Sidener proactively closed his bar down on March 15 and hasn't opened since.

"Business is as bad as it can be when you’re closed every single day," he said.

When establishments stop serving alcohol, Sidener believes people will just find another place to party.

"Prohibition like this will cause ... parties and stuff off-campus that we’ll not be able to regulate," Sidener said. "When people go to a bar, they’ll have to adhere to the rules of the bar."
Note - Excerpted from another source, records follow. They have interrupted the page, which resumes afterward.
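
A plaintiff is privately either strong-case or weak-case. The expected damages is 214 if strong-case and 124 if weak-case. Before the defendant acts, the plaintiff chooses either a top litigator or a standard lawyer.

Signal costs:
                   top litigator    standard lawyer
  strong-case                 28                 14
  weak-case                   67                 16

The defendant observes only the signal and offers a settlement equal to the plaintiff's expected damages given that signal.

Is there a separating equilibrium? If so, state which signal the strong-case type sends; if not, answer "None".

Try strong-case → top litigator, weak-case → standard lawyer:
  If types separate, top litigator earns payment 214 and standard lawyer earns 124.
  Strong-case: top litigator gives 214 − 28 = 186; standard lawyer gives 124 − 14 = 110. No deviation. ✓
  Weak-case: standard lawyer gives 124 − 16 = 108; top litigator gives 214 − 67 = 147. Would deviate. ✗
Try strong-case → standard lawyer, weak-case → top litigator:
  If types separate, standard lawyer earns payment 214 and top litigator earns 124.
  Strong-case: standard lawyer gives 214 − 14 = 200; top litigator gives 124 − 28 = 96. No deviation. ✓
  Weak-case: top litigator gives 124 − 67 = 57; standard lawyer gives 214 − 16 = 198. Would deviate. ✗
Neither assignment is incentive-compatible.

None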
Here are a few other elements of the county's order:

  • Restaurants and bars serving alcohol must have patrons seated at a table with a maximum group of 10 people per table, and social distancing requirements between tables and groups of patrons must be observed.
  • No customers can be standing at or congregating at a bar or counter, and all food and beverages must be consumed by patrons while seated, except for carry-out services.
  • Face masks need to be worn by anyone who is inside a public space or outside and unable to maintain 6 feet of social distance from non-household members. There are exceptions, including for children 5 or younger.
  • Mass gatherings of more than 45 people are prohibited. These are instances in which individuals who don’t reside together are in one location and are unable to maintain a 6-foot distance.
  • An occupancy limitation of 100 people for entertainment venues, provided social distancing and face mask requirements are maintained.
  • Dance floors at entertainment venues and establishments must be closed for dancing and may be repurposed for table seating.

The order will remain in place indefinitely as Lawrence-Douglas County Public Health continues to look at data to determine any changes in the future.